Bild-Zeitung interpretiert Habecks Brief fälschlich als „Bettelbrief“
In dem Brief, der CORRECTIV.Faktencheck vorliegt, fragt Habeck die französische Ministerin am 2. August 2022 nach der Leistung französischer Atomkraftwerke in den Folgemonaten: „Du sagtest, dass das Ziel der französischen Regierung ist, zum 1. November 2022 40 Gigawatt AKW-Leistung und zum 1. Januar 2023 50 Gigawatt am Netz zu haben. Kannst du mir bestätigen, dass ich das richtig erinnert habe?“
Daraus erschließt sich erstmal nicht, dass Habeck in Frankreich um Atomstrom „bettelte“. Um den Kontext des Briefs zu verstehen, müssen wir zurückblicken zum Sommer 2022.
In Frankreich mussten im Sommer 2022 viele Atomkraftwerke gewartet werden
Mehr als die Hälfte der französischen Atomreaktoren fielen im Sommer 2022 wegen Wartungsarbeiten aus. Das führte zu Sorgen vor dem Winter in Frankreich, denn dort betreiben viele Haushalte ihre Heizungen mit Strom.
Zusätzlich drohte der EU eine Energiekrise angesichts des russischen Angriffskriegs auf die Ukraine. Die Angst vor nicht ausreichend beheizten Wohnungen im Winter beschäftigte auch einige Menschen in Deutschland. Behörden und Betriebe wappneten sich für potenziell drohende Gasengpässe. Über Falschmeldungen, die sich in diesem Zusammenhang verbreiteten, berichteten wir hier.
Das Bundesministerium für Wirtschaft und Klimaschutz (BMWK) ließ die Netzbetreiber die Sicherheit des Stromnetzes für den Winter 2022/23 untersuchen.
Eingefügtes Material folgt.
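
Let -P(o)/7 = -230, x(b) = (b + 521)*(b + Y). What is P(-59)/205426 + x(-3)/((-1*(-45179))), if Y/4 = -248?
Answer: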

Das Ergebnis dieses „Stresstests“ veröffentlichte das BMWK am 14. September 2022.
Ein Szenario, das bei der Prüfung durchgespielt wurde, war, dass ein großer Teil der französischen Atomkraftwerke bis zum Winter nicht wieder einsatzfähig ist. In einem sogenannten „Extremszenario“ rechnete das BMWK damit, dass nur knapp zwei Drittel der französischen Atomkraftwerke zur Verfügung stünden.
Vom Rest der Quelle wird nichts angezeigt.